Stop whining. Stop complaining. You are right, it is not fair. But that's life. The other team doesn't care how you feel. In fact, if anything, they want you to whine and complain rather than doing anything meaningful.

There is nobody else. We cannot wait for some deus ex machina to appear and suck all the carbon out of the atmosphere. It is up to us. I am not saying we all have to go live in the woods somewhere. But one way or another, life is going to look very different in 10 and 20 years. Are you OK with sitting back and letting the worst things happen? Or will you try to do something?

Think it over. Talk to me. Talk to each other. We have just enough time. The clock is ticking.

Friday, November 02, 2018

Charles Bobuck / Hardy Fox (1945 - 2018)

Charles Bobuck, a.k.a. Hardy Fox died recently.

He was a co-founder of The Residents and their primary composer for most of their existence. Amazon Prime is currently offering streaming of the documentary "The Theory of Obscurity", about The Residents. While The Residents intentionally keep nearly every aspect of their creative process secret, including who does what, Hardy Fox was clearly a significant contributor to every aspect of The Residents. He will be missed.

The Residents were deeply influential on my ideas about creativity, art, and music. Another in a series of "if they can do it, maybe I can, too" people. The Residents made music that was strange, outsider-y, and completely unique. They said "do what you want, how you want, do it now, and make it work. Audience is irrelevant. What matters is being interesting and following your Muse."

They could make things that were spectacularly ugly and things that were surprisingly beautiful. Their albums were charged with ideas and concepts, always driven by overarching themes and ambition, without regard for whether or not the results would be "catchy" or "cool", which of course makes them instantly cool and interesting.
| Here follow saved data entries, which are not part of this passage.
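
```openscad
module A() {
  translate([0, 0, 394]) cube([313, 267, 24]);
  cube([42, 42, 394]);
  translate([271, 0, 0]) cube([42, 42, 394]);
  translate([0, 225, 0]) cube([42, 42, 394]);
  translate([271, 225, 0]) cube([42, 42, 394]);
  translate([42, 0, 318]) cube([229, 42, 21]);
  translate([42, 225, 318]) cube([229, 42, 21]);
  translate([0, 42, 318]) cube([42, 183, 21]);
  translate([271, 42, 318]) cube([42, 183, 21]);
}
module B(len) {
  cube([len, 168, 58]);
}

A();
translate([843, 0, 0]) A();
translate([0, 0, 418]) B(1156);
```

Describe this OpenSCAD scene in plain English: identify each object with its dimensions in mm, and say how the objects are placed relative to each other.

A is a four-legged stool. The seat is 313×267 mm, 24 mm thick, top at z = 418 mm. It stands on four square legs, each 42×42 mm in cross-section, from z = 0 to the seat underside, each flush with a corner of the seat. Four stretchers, 42 mm wide and 21 mm tall, connect adjacent legs with their undersides at z = 318 mm, each running between the inner faces of the legs it joins and aligned with the legs' outer faces on the other axis.

B is a rectangular beam 1156 mm long (x), 168 mm deep (y), 58 mm thick (z).

The beam spans the tops of two stools placed 530 mm apart, resting at z = 418 mm.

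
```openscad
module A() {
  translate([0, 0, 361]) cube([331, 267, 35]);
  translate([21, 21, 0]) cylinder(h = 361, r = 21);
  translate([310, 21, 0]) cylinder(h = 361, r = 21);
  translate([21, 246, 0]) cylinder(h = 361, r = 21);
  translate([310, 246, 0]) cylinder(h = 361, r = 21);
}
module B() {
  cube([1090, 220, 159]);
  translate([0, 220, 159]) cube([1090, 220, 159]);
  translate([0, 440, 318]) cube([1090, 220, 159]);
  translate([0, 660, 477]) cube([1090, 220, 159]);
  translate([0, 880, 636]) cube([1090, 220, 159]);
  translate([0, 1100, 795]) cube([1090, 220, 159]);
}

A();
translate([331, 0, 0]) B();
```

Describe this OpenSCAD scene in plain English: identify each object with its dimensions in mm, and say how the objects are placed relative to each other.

A is a four-legged stool. The seat is 331×267 mm, 35 mm thick, top at z = 396 mm. It stands on four round legs, each 42 mm in diameter, from z = 0 to the seat underside, each leg's axis is inset half a diameter from the nearest pair of seat edges (so the leg's bounding box is flush with the corner).

B is a run of 6 identical solid stair steps. Each tread is 1090×220 mm and each step block is 159 mm high. Step 1 rests on the floor; step k is offset from step 1 by (k−1)×220 mm in y and (k−1)×159 mm in z.

The staircase is against the stool's +x side, with their −y faces flush.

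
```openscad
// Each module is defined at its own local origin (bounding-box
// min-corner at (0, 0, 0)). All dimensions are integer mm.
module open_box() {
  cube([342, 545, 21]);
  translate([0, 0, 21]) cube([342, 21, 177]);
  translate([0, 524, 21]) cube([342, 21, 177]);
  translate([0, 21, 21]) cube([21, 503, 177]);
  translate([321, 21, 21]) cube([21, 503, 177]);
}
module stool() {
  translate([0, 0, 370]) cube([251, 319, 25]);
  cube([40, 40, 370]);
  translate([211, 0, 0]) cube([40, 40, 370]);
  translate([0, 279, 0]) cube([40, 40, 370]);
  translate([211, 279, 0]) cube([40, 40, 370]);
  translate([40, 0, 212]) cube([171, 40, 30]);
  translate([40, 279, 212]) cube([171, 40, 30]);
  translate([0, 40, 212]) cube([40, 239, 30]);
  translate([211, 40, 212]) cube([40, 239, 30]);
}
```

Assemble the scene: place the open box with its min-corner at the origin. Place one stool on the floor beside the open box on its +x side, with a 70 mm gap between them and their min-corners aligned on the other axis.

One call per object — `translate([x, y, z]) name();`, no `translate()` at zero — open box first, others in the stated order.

open_box();
translate([412, 0, 0]) stool();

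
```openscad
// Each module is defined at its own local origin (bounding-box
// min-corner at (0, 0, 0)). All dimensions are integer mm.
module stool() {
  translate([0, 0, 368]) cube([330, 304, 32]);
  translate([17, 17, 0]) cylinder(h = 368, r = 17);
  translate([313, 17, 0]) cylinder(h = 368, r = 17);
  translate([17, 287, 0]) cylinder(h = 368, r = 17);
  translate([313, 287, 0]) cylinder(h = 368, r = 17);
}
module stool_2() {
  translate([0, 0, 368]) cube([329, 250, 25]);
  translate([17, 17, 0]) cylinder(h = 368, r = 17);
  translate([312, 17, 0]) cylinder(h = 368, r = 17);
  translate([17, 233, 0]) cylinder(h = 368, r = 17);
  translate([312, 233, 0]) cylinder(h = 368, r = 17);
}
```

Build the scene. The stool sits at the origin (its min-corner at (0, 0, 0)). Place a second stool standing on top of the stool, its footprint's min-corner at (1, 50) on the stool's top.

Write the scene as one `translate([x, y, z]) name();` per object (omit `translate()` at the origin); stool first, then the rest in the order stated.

stool();
translate([1, 50, 400]) stool_2();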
The Residents also quickly realized that you needed some kind of business sense in order to keep making the art they wanted the way they wanted, and they managed to do it, arguably creating the template for nearly every subsequent indie label and act.

The Residents were making music videos before there were music videos. They made their own records, their own label. They made fascinating CD-ROMs, back when that was going to be a thing. They were always pushing the boundaries of musical art.
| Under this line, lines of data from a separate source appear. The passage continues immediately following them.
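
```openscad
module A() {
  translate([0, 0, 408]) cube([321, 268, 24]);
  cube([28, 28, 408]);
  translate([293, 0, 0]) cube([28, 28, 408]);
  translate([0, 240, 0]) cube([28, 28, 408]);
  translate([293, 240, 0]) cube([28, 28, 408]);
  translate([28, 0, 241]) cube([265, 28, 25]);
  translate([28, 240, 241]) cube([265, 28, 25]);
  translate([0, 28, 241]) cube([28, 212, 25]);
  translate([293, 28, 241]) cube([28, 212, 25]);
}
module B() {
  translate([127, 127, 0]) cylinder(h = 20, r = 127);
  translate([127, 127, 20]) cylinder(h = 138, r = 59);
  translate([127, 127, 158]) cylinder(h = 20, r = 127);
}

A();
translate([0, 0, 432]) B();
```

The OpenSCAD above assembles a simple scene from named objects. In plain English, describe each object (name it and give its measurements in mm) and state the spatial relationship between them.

A is a four-legged stool. The seat is 321×268 mm, 24 mm thick, top at z = 432 mm. It stands on four square legs, each 28×28 mm in cross-section, from z = 0 to the seat underside, each flush with a corner of the seat. Four stretchers, 28 mm wide and 25 mm tall, connect adjacent legs with their undersides at z = 241 mm, each running between the inner faces of the legs it joins and aligned with the legs' outer faces on the other axis.

B is a spool: two coaxial disc flanges of radius 127 mm and thickness 20 mm, joined by a core cylinder of radius 59 mm and height 138 mm. The lower flange rests on z = 0 and the three cylinders share a vertical axis.

The spool is on top of the stool.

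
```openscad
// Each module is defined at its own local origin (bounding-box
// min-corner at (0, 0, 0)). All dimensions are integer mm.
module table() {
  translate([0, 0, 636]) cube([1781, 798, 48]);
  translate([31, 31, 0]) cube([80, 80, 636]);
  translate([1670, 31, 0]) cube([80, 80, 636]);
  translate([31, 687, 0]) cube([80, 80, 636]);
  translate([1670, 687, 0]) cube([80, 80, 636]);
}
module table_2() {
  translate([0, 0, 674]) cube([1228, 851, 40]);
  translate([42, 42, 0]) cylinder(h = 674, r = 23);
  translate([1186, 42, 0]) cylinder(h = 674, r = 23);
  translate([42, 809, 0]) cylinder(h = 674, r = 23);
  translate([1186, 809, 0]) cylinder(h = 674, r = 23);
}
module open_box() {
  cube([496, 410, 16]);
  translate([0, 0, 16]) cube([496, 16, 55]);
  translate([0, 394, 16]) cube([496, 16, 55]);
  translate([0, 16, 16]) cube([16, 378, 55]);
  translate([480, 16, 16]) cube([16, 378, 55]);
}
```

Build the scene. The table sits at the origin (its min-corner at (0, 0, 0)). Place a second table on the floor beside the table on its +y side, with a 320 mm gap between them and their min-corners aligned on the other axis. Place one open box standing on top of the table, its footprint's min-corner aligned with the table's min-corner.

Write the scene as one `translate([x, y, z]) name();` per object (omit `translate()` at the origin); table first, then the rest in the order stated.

table();
translate([0, 1118, 0]) table_2();
translate([0, 0, 684]) open_box();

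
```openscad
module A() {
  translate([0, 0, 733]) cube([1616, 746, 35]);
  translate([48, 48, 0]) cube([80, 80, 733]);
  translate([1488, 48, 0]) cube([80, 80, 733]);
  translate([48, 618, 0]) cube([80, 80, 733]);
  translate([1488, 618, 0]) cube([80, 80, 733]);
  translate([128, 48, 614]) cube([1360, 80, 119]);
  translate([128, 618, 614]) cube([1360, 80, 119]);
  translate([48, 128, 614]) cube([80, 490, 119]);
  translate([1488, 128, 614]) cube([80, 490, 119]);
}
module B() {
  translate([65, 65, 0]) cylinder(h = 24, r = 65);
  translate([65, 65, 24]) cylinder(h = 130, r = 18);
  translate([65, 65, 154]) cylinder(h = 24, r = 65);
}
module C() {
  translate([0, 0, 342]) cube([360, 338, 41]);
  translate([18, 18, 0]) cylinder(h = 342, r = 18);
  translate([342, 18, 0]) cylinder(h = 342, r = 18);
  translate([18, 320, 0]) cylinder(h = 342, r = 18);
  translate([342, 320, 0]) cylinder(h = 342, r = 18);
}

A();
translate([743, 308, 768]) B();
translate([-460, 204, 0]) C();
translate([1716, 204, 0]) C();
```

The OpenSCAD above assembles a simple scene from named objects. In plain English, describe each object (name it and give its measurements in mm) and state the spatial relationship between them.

A is a table with a 1616×746 mm rectangular top, 35 mm thick, top surface at z = 768 mm, supported by four 80×80 mm square legs, each inset 48 mm from the nearest pair of top edges, running from the floor. Four apron rails, 80 mm thick and 119 mm tall, run between adjacent legs with their top edges flush with the underside of the top and their outer faces flush with the legs' outer faces.

B is a spool: two coaxial disc flanges of radius 65 mm and thickness 24 mm, joined by a core cylinder of radius 18 mm and height 130 mm. The lower flange rests on z = 0 and the three cylinders share a vertical axis.

C is a simple wooden stool: a rectangular seat 360 mm (x) by 338 mm (y), 41 mm thick, top face at z = 383 mm, on four round legs, each 36 mm in diameter. The legs rest on z = 0, each leg's axis is inset half a diameter from the nearest pair of seat edges (so the leg's bounding box is flush with the corner).

The spool is on top of the table, centred. Two stools sit around the table at the −x, +x sides.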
My brother and I "discovered" The Residents together in the 80s as part of our musical self-education and interests in the unusual. We picked up every album we could, and managed to catch them on the "Cube-E" tour. I marveled at how unique every one of their records was, and how rapidly they changed and evolved.

I used to play "Third Reich N' Roll" when I needed to drive my college roommate out. It never failed. I still think The Residents' version of "Satisfaction" is better than Devo's.

Even now, I am not sure I can say I love their music -- much of it is still "wrong", and jarring, and just shy of pretty. But that only makes me respect them more. I have no doubt after all this time, they could absolutely make whatever kind of music they want. The longer you work, the harder it is to stay unique and different.

They don't make them like Hardy Fox anymore. Thank you for the music, sir.

For those who haven't heard them before, here's a small selection:

"Perfect Love" from The Commercial Album. Arguably The Residents' best overall work, "The Commercial Album" was a layered and beautiful response to criticism of their work as "uncommercial". They made 40 1-minute long songs -- the length of a commercial. On the CD release, they told people that since pop songs were 3 minutes and usually consisted of the same stuff repeated, you could just repeat these songs 3 times each. And that the disc was great in "shuffle" play.

The Residents also made fantastic little movies for several of these songs.

"Hello Skinny" from Duck Stab. Perhaps the definitive "Residents" track from their best collection of songs, this creepy song was coupled to an even creepier video.

"It's A Man's Man's Man's World" is from an abbreviated series of releases The Residents did pairing American composers -- this was "James & George" -- James Brown and George Gershwin. A fine example of The Residents taking someone else's familiar music and rendering it strange and almost unrecognizable.